Published:  26 February, 2015

The WSTA has welcomed the government's decision to scrap proposals for locally set licensing fees.

The Home Office had ordered a consultation on local authorities setting their own licensing fees to recover costs, which looked at setting maximum cap levels and whether different premises should be charged different amounts. Today it announced it would not change the system for the time being.

Miles Beale, chief executive of the WSTA said the government had listened to strong objections from its members. "The proposals would have piled on further costs for licensees already facing a tough trading environment, as well as adding further inconsistency and uncertainty to an already complex licensing system".
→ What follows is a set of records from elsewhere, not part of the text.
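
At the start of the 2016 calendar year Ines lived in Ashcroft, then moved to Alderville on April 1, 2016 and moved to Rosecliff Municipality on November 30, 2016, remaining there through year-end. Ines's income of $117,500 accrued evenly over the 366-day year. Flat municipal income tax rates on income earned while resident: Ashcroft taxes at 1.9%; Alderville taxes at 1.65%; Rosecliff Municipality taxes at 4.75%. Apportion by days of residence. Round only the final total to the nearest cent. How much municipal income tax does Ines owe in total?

Ashcroft, January 1 – March 31, 2016: 91 days → $117,500 × 1.9% × 91/366 = $555.0751
Alderville, April 1 – November 29, 2016: 243 days → $117,500 × 1.65% × 243/366 = $1,287.2029
Rosecliff Municipality, November 30 – December 31, 2016: 32 days → $117,500 × 4.75% × 32/366 = $487.9781
Total = $2,330.2561

$2,330.26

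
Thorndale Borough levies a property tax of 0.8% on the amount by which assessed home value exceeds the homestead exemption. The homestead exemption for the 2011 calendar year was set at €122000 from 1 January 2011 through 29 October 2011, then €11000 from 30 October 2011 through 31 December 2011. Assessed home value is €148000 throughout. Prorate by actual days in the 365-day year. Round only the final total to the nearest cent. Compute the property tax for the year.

€361.27

1 January – 29 October 2011: 302 days, exemption €122000 → (€148000 − €122000) × 0.8% × 302/365 = €172.0986
30 October – 31 December 2011: 63 days, exemption €11000 → (€148000 − €11000) × 0.8% × 63/365 = €189.1726
Total = €361.2712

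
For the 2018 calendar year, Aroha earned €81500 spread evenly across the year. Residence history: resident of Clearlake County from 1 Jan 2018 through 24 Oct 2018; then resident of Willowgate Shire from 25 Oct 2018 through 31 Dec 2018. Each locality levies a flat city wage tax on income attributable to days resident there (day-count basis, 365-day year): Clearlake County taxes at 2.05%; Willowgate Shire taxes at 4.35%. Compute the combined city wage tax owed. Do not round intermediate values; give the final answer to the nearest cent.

Clearlake County, 1 Jan – 24 Oct 2018: 297 days → €81500 × 2.05% × 297/365 = €1359.4870
Willowgate Shire, 25 Oct – 31 Dec 2018: 68 days → €81500 × 4.35% × 68/365 = €660.4849
Total = €2019.9719

€2019.97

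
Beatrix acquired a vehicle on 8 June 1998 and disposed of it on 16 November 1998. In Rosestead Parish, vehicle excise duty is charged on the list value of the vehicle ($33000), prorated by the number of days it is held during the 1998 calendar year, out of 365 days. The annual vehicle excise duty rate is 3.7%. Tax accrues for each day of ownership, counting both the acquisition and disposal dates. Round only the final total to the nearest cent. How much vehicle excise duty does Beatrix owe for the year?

Days held (8 June – 16 November 1998): 162 out of 365
Tax = $33000 × 3.7% × 162/365 = $541.9233

$541.92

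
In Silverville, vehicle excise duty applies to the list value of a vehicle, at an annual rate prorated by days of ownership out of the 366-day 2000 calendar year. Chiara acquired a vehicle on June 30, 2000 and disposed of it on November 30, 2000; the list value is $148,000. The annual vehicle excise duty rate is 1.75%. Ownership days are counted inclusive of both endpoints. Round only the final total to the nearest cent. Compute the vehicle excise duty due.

Days held (June 30 – November 30, 2000): 154 out of 366
Tax = $148,000 × 1.75% × 154/366 = $1,089.7814

$1,089.78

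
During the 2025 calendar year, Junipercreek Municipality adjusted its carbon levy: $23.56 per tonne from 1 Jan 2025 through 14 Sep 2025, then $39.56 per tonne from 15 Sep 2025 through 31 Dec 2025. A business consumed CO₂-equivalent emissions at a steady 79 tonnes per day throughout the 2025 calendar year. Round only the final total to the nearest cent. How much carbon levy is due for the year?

$815,864.60

1 Jan – 14 Sep 2025: 257 days × 79 tonnes/day = 20,303 tonnes at $23.56/tonne → $478,338.68
15 Sep – 31 Dec 2025: 108 days × 79 tonnes/day = 8,532 tonnes at $39.56/tonne → $337,525.92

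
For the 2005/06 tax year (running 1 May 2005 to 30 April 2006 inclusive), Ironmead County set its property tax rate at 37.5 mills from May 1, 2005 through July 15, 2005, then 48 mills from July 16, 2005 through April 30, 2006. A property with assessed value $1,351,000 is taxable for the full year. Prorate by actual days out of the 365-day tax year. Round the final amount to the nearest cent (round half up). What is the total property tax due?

$61,894.31

May 1 – July 15, 2005: 76 days at 37.5 mills → $1,351,000 × 3.75% × 76/365 = $10,548.9041
July 16, 2005 – April 30, 2006: 289 days at 48 mills → $1,351,000 × 4.8% × 289/365 = $51,345.4027
Total = $61,894.3068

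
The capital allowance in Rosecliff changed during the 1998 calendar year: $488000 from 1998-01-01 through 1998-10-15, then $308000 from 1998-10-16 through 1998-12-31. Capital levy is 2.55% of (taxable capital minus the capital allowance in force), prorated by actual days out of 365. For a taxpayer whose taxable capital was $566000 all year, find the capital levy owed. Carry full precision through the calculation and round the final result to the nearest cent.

$2957.30

1998-01-01 to 1998-10-15: 288 days, exemption $488000 → ($566000 − $488000) × 2.55% × 288/365 = $1569.4027
1998-10-16 to 1998-12-31: 77 days, exemption $308000 → ($566000 − $308000) × 2.55% × 77/365 = $1387.8986
Total = $2957.3014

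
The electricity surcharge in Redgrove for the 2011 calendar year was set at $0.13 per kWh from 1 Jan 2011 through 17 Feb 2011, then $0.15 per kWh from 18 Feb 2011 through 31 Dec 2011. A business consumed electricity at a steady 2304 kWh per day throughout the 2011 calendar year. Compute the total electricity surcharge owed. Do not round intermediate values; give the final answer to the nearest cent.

1 Jan – 17 Feb 2011: 48 days × 2304 kWh/day = 110,592 kWh at $0.13/kWh → $14,376.96
18 Feb – 31 Dec 2011: 317 days × 2304 kWh/day = 730,368 kWh at $0.15/kWh → $109,555.20

$123,932.16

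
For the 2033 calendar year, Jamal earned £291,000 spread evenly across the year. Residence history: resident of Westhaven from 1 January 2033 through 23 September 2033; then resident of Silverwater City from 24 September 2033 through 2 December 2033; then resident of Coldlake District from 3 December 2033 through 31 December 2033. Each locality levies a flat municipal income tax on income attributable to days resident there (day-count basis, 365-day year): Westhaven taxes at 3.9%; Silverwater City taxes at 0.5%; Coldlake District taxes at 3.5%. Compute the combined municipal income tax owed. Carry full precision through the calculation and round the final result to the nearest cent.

£9,359.04

Westhaven, 1 January – 23 September 2033: 266 days → £291,000 × 3.9% × 266/365 = £8,270.7781
Silverwater City, 24 September – 2 December 2033: 70 days → £291,000 × 0.5% × 70/365 = £279.0411
Coldlake District, 3 December – 31 December 2033: 29 days → £291,000 × 3.5% × 29/365 = £809.2192
Total = £9,359.0384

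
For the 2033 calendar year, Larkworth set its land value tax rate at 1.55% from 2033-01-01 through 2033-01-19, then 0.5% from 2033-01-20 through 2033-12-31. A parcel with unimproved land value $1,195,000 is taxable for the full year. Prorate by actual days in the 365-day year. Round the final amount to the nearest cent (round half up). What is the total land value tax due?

2033-01-01 to 2033-01-19: 19 days at 1.55% → $1,195,000 × 1.55% × 19/365 = $964.1849
2033-01-20 to 2033-12-31: 346 days at 0.5% → $1,195,000 × 0.5% × 346/365 = $5,663.9726
Total = $6,628.1575

$6,628.16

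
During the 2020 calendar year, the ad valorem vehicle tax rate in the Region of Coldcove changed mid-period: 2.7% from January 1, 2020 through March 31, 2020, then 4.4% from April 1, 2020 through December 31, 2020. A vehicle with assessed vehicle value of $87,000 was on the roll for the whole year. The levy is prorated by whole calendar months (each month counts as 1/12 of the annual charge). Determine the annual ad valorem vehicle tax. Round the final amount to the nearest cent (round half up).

$3,458.25

January 1 – March 31, 2020: 3 months at 2.7% → $87,000 × 2.7% × 3/12 = $587.2500
April 1 – December 31, 2020: 9 months at 4.4% → $87,000 × 4.4% × 9/12 = $2,871.0000
Total = $3,458.2500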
BBPA chief executive Brigid Simmonds also welcomed the news. "Pubs do not enjoy any subsidy; they pay hugely into the public coffers through the taxation system, through beer and other alcohol duties, business rates, and a host of other taxes, which is why we are campaigning for more business rates reforms for pubs and a third beer duty freeze in the March Budget."

Licensing fees are intended to recover the administration costs that local authorities spend delivering the system and are currently set at a national rate.

The Home Office said fee payers - pubs, small businesses and community groups serving alcohol - had expressed concern that there was not enough evidence of the costs local government incurs in administering the licensing system. It admitted that although licensing authorities were in favour of a system with more local discretion, there was a "limited" response from local authorities on how much the license fee system cost to deliver.

Only 5% of local authorities (20 out of 350) provided evidence, which they said presented a "limited and inconsistent picture of the relationship between licensing authority costs and income".

Crime Prevention Minister Lynne Featherstone said the issue would have affected a wide range of businesses and the government needed to get it right. "This Government strongly supports the vital contribution that responsible businesses, including pubs, hotels, restaurants and community premises, make to our economy and to their communities, and we want to avoid putting undue burdens on them," she said.

Although locally-set licensing fees won't be introduced "at present", the Home Office is working with the Local Government Association (LGA) to gather evidence of licensing authorities' costs in delivering licensing functions.